1/24/08

Steven Jobs the Mohel? Did Apple Circumcise Too Much From the New MacBook Air?

Did Apple Circumcise Too Much From the New MacBook Air? That's not my analogy, not my question. I admit to thinking of some wild comparisons and even blogging a few.

But Newsweek editor Stephen Levy goes a bit too far even for me in his review of the new MacBook Air in today's Washington Post.

One Jewish analogy too many. I get the impression that Levy thinks Jobs circumcised a bit too much off the new notebook.
The Slimming of the MacBook
By Steven Levy

Early in my writing career, I had an assignment to follow around a mohel -- the guy who does ritual circumcisions in the Jewish tradition. My subject learned the trade by watching his dad, a renowned figure in the field. One day, father told son he was ready to handle the tools himself. Why now? the son wanted to know. "Most students ask me how much to take off," the senior explained. "You asked me how much to leave on."

Apple faced a similar question when designing the MacBook Air, the sub-notebook computer that goes on sale next week. The category -- ultra-portable laptops weighing less than four pounds -- has been known for sharp compromises in price, performance and features, all in the service of the high-tech equivalent of a crash diet. What to leave on and what to take off?

Certainly, Apple has fulfilled its goals in terms of thinness. The Air is a sleek sheath of aluminum so slim that it can slide under my office door. Packed inside the shell, which is 3/4 inch at its thickest point, trailing off to a wispy 0.16 inches, are 2 gigabytes of memory, a bright 13.3-inch screen (lit by cutting-edge LED technology) and a full-size keyboard.

Did I mention that it's really skinny? When I slip it in the sleeve of my backpack where my 6-pound MacBook Pro usually travels, the pocket still looks empty. Surely this is salve for the shoulders of anyone who springs for the $1,799 to buy it.

The Air shines most, of course, when it's out in the open. The gentle curves and the absence of protrusions make this an instant object of techno-lust. Most importantly, its diminutive dimensions pretty much evaporate the eternal quandary of whether to take your computer with you.

The compromise story is more complicated. Apple was unstinting in including an excellent keyboard with its great automatic backlighting feature that radiates illumination in dim conditions. Its brain is the powerful Intel Core II Duo processor (though running at a lower speed that Apple offers in other laptops). And the battery life is acceptable -- I didn't have time for a definitive study but was getting only slightly less than the five hours per charge that Apple promises. Also, the Air breaks ground as the first Apple computer to integrate some of the multi-touch technology introduced on the iPhone.

But in service of slimness, something had to go, and depending on how you use computers, these compromises might be negligible, or they might be deal-killers.

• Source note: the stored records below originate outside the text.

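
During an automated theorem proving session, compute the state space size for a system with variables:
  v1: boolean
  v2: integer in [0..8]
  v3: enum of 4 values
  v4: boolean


State space = product of domain sizes of all variables.
Domain sizes:
  v1 (boolean): 2
  v2 (integer in [0..8]): 9
  v3 (enum of 4 values): 4
  v4 (boolean): 2
Product = 2 * 9 * 4 * 2 = 144

144


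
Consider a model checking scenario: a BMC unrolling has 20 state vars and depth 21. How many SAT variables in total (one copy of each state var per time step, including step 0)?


BMC unrolls to depth k, creating one copy of each state var for steps 0..k.
Step count = 21 + 1 = 22 (steps 0 through 21)
Vars per step = 20
Total = 20 * 22 = 440

440


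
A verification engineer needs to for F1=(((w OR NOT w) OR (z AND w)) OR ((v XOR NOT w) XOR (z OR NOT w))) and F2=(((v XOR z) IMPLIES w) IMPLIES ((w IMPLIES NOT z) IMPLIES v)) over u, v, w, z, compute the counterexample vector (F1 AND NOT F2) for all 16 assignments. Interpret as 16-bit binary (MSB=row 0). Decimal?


F1 = (((w OR NOT w) OR (z AND w)) OR ((v XOR NOT w) XOR (z OR NOT w)))
F2 = (((v XOR z) IMPLIES w) IMPLIES ((w IMPLIES NOT z) IMPLIES v))
Counterexample to F1=>F2 is where F1=1 and F2=0.
Evaluate each row (bits = u,v,w,z, MSB first):
  row 0 [0000]: F1=1 F2=0 -> F1&~F2 -> 1
  row 1 [0001]: F1=1 F2=1 -> F1&~F2 -> 0
  row 2 [0010]: F1=1 F2=0 -> F1&~F2 -> 1
  row 3 [0011]: F1=1 F2=1 -> F1&~F2 -> 0
  row 4 [0100]: F1=1 F2=1 -> F1&~F2 -> 0
  row 5 [0101]: F1=1 F2=1 -> F1&~F2 -> 0
  row 6 [0110]: F1=1 F2=1 -> F1&~F2 -> 0
  row 7 [0111]: F1=1 F2=1 -> F1&~F2 -> 0
  row 8 [1000]: F1=1 F2=0 -> F1&~F2 -> 1
  row 9 [1001]: F1=1 F2=1 -> F1&~F2 -> 0
  row 10 [1010]: F1=1 F2=0 -> F1&~F2 -> 1
  row 11 [1011]: F1=1 F2=1 -> F1&~F2 -> 0
  row 12 [1100]: F1=1 F2=1 -> F1&~F2 -> 0
  row 13 [1101]: F1=1 F2=1 -> F1&~F2 -> 0
  row 14 [1110]: F1=1 F2=1 -> F1&~F2 -> 0
  row 15 [1111]: F1=1 F2=1 -> F1&~F2 -> 0
Full result column, 4 rows per line (u,v fixed per line; w,z runs 00..11 left to right):
  rows 0-3 [u,v=00]: 1010  = hex A
  rows 4-7 [u,v=01]: 0000  = hex 0
  rows 8-11 [u,v=10]: 1010  = hex A
  rows 12-15 [u,v=11]: 0000  = hex 0
Counterexample vector (row 0 .. row 15) = 1010000010100000
Output column grouped in 4s = 1010 0000 1010 0000 = 0xA0A0
Convert to decimal digit by digit (value = value*16 + digit):
  A -> 10
  10*16 + 0 = 160
  160*16 + 10 (A) = 2570
  2570*16 + 0 = 41120
Decimal = 41120

41120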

To maintain its Zen-like profile, the Air has a minimal selection of ports -- one USB, one for video output to a bigger screen and a single jack for earphones. That's it. Many people will choose to pay $29 for a "dongle" that plugs into the USB port to allow the Air to be plugged into Ethernet. There's no slot to plug an EVDO card for cellular broadband, so if you want that, you must use a different USB dongle connecting to a card. No Firewire port either. Because so many things may vie for the single USB port, it might be wise to buy a hub that multiplies a single USB socket to many, even at the risk of spoiling the Air's sleek figure.

There's also no built-in optical drive. (That's the component that reads and writes CDs and DVDs.) Apple's main compensation is a new feature called Remote Disc. This allows you to borrow the optical drive of a different computer so you can burn CDs, play DVDs and (most importantly) install software to restore a damaged operating system. Clever idea, but trickier than it sounds. Macbook Air owners would be nuts if they didn't buy Apple's new $99 SuperDrive external disk drive. (Of course, that's one more suitor for that lone USB port.) More disturbingly to power users, the maximum built-in storage option -- the only one -- is an 80-gigabyte hard drive. Apple insists that if it used the 160-gig hard drive it offers in its high-end iPod Classic, it would blow the profile of the MacBook Air. Eighty gigs isn't much these days; you can get a bigger drive on even the low-end MacBook.

In one sense, this is a prescient look forward to the day when people will store their digital assets remotely, "in the cloud," as this concept is described. But since it's still a couple of years before my voluminous iTunes collection of movies and songs will be stashed in the ether, I need a computer with a standard-size drive, and the Macbook Air will work for me only as a second machine, a luxury item for on-the-go use.

While these omissions may be troubling -- especially to someone in a down-turning economy deciding whether to spend a premium sum for a computer with sub-premium storage -- the fact is that simply using the Macbook Air, as I'm doing right now in writing this review, is rather copacetic. Though I can quibble with a few of Apple's choices of what to take off, the product's dimensions and design definitely show that that the losses were not in vain. The things that Apple left on were the ingredients for a quality computer. And did I mention how thin it is?